Nucleic acid purification performed on all samples used in this study for assay validation utilized the MagMAXTM Nucleic Acid Isolation Kit AMB1836 (Thermo Fisher Scientific, Waltham, MA) following manufacturers recommendations adopted from a previous publication39.

Layerplex real-time PCR

In order to facilitate the simultaneous screening off all pathogens in a single multiplex format, multiple pathogens were grouped together under specific “layers” and labeled with the same Dual-Labeled BHQ® Probe. Layers were created based on species similarity and labeled with the same fluorogenic probe: borrelial: Bh, Bt, Bp, Bb; rickettsial: Ec, Ech, Ee, Ap, Rr; and pan-Babesia species babesial: Bab. A fourth probe was also utilized in order to label an 11th target, represented as an endogenous internal positive control for diagnostic quality control of DNA extractions32. Termed here as “layerplexing”, four unique probes were utilized to accommodate all 10 assays and the EIPC-K9 in a single qPCR reaction. The layerplex qPCR was performed with Bb, Bh, Bt, Bp, Ec, Ech, Ee, Ap, Rr, Bab, and EIPC-K9 specific primers and probes (Table 1) using qPCR Path-IDTM buffer (Thermo Fisher Scientific, Waltham, MA) according to manufacturer’s instructions. Each 25 μL of qPCR contained 12.5 μL of 2x qPCR buffer, 2 μL of 12.5x primer-probe mix consisting of all oligonucleotides in Table 1, 2.5 μL of nuclease-free water, and 8 μL of nucleic acid template. Layerplex qPCR was performed using an Applied Biosystems® 7500 Fast Real-Time PCR System (Thermo Fisher Scientific). Cycling conditions (thermal profile) consisted of an initial denaturation and activation at 95 °C for 10 min, and 40 cycles of amplification at 95 °C for 1 sec and 60 °C for 30 sec, for a total run time of 59 min. Samples with a quantification cycle (Cq) ≤38 were considered positive.

Singleplex and conventional multiplex real-time PCR

Singleplex analyses to detect individual pathogens were conducted by following the same qPCR reaction template with modifications to the primer-probe mixes.
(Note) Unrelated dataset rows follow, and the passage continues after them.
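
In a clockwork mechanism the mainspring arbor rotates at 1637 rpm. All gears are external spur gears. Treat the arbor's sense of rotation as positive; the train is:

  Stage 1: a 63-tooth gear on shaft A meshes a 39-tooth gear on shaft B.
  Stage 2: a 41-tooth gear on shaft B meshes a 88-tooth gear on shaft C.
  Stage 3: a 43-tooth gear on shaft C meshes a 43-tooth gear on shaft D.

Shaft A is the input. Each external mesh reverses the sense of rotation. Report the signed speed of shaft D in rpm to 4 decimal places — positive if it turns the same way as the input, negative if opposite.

Stage 1 [63T→39T]: ω = 1637.0000×63/39 = 2644.3846 rpm, dir flips to −; running = −2644.3846
Stage 2 [41T→88T]: ω = 2644.3846×41/88 = 1232.0428 rpm, dir flips to +; running = +1232.0428
Stage 3 [43T→43T]: ω = 1232.0428×43/43 = 1232.0428 rpm, dir flips to −; running = −1232.0428

-1232.0428 rpm (opposite to input, |ω| = 1232.0428 rpm)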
For specific species detection, the associated primer-probe mix was added in place of the layerplex primer-probe mix and was dependent upon intended species detection as detailed further in Supplementary Fig. S1. Conventional multiplex qPCR analysis where each probe labels only one species assay is feasible for a combination of most pathogens, including Borrelia spp. and Rickettsiales pathogens. However, as the Ehrlichia spp. share a probe label, singleplex analysis would be required if an Ehrlichia spp. infection is suspected. Future studies should be conducted in order to further validate individual use of the multiplex capabilities.
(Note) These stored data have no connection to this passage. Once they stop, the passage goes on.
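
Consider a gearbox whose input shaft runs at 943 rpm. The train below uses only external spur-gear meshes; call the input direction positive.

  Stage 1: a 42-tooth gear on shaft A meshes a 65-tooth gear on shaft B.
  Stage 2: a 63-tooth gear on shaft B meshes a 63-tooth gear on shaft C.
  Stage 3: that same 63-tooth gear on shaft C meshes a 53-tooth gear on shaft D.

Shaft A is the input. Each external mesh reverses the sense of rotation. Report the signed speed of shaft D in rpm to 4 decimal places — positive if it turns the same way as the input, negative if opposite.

Stage 1 [42T→65T]: ω = 943.0000×42/65 = 609.3231 rpm, dir flips to −; running = −609.3231
Stage 2 [63T→63T]: ω = 609.3231×63/63 = 609.3231 rpm, dir flips to +; running = +609.3231
Stage 3 [63T→53T]: ω = 609.3231×63/53 = 724.2897 rpm, dir flips to −; running = −724.2897

-724.2897 rpm (opposite to input, |ω| = 724.2897 rpm)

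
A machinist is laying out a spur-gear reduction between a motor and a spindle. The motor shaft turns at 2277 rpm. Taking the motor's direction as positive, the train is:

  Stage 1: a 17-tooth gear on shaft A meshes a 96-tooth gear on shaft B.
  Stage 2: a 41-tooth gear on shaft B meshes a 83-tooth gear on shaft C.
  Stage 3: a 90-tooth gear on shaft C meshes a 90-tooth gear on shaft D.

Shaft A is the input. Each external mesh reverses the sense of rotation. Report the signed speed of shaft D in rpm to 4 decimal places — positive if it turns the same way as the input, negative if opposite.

Stage 1 [17T→96T]: ω = 2277.0000×17/96 = 403.2188 rpm, dir flips to −; running = −403.2188
Stage 2 [41T→83T]: ω = 403.2188×41/83 = 199.1803 rpm, dir flips to +; running = +199.1803
Stage 3 [90T→90T]: ω = 199.1803×90/90 = 199.1803 rpm, dir flips to −; running = −199.1803

-199.1803 rpm (opposite to input, |ω| = 199.1803 rpm)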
Confirmatory conventional PCR analysis

Conventional PCR analysis was utilized to verify all positive and suspect results from layerplex qPCR analysis. Conventional PCR protocols for the detection of the 16S rRNA gene of Ehrlichia and Anaplasma species, the ompA gene of Rickettsia species, the intergenic spacer sequence (16S rRNA–23S rRNA) of Borrelia species, and the 18S rRNA of Babesia species were utilized as described previously16,48,49,50. Positive (genomic) controls and negative controls (water) were included in all PCR assays. Sanger sequencing (Eurofins Scientific, Louisville, KY) in both directions was used to obtain a consensus sequence from all attained DNA amplicons.

Data analysis

Efficiency and R2 values of the polymerase chain reactions was determined using the methods described previously51,52. To determine the LOD in terms of copy number, linear regression analysis and serial dilutions of the PAC (working stock: 7.59 × 10−5 ng/μL or 1.27 × 105 copies/μL) were used as template. The LOD was conveyed as copy number of the plasmid per assay where each copy of the plasmid represents 1 copy of the pathogen’s genome, or genome copy equivalents per microliter (GCE/μL). The copy number of the plasmid was determined using the formula described previously51. Diagnostic test evaluation for determining sensitivity and specificity, with 95% confidence intervals, was determined by following previously established formulas53.